Scientists Create the World's First Evaporation-Driven Engine - mparramon
http://www.popularmechanics.com/science/energy/a16045/evaporation-engine/

======
FiatLuxDave
I also work in this space, so the headline caught my attention. This is far
from the first. Some other evaporation driven engines include:

[https://en.wikipedia.org/wiki/Drinking_bird](https://en.wikipedia.org/wiki/Drinking_bird)

[https://en.wikipedia.org/wiki/Energy_tower_%28downdraft%29](https://en.wikipedia.org/wiki/Energy_tower_%28downdraft%29)

[https://en.wikipedia.org/wiki/Barton_evaporation_engine](https://en.wikipedia.org/wiki/Barton_evaporation_engine)

The solar updraft tower and vortex engine also operate in a similar space,
meaning that all of them operate using the temperature difference between
ground and tropopause which feeds the water cycle.

It is my personal opinion that evaporation-driven engines (or something quite
similar) are the most promising energy source (on this planet). Essentially,
they are an alternative source of solar energy which doesn't have the problem
of needing the sunlight to be present to work.

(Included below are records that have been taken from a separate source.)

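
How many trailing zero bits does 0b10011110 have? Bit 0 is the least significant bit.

0b10011110 = 10011110
Trailing zeros: 1, so the lowest set bit is bit 1 (value 2).

1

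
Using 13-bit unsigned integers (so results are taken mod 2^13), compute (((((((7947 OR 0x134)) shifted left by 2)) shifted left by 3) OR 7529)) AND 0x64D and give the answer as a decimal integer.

1609

7947 = 1111100001011
0x134 = 0000100110100
→ OR → 1111100111111 = 7999
→ shifted left by 2 (mod 2^13) → 1110011111100 = 7420
→ shifted left by 3 (mod 2^13) → 0011111100000 = 2016
7529 = 1110101101001
→ OR → 1111111101001 = 8169
0x64D = 0011001001101
→ AND → 0011001001001 = 1609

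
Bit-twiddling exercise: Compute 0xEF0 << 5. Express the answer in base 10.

0xEF0 = 00000111011110000
shift left by 5 → 11101111000000000 = 122368
(equivalently, 3824 × 2^5 = 3824 × 32)

122368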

The main issues, as with most new energy sources, are efficiency and cost. The
Columbia motor costs $5 for 50 microW, or $1x10^5 dollars per watt. You
generally want something nearer 1$/watt for primary energy use. The efficiency
in terms of water or thermal energy is not stated, but is likely similar to
dunking birds, which have a thermal efficiency around 0.01%. The theoretically
possible efficiency for the evaporative half of the water cycle is on the
order of 12%, so there is a lot of room for improvement.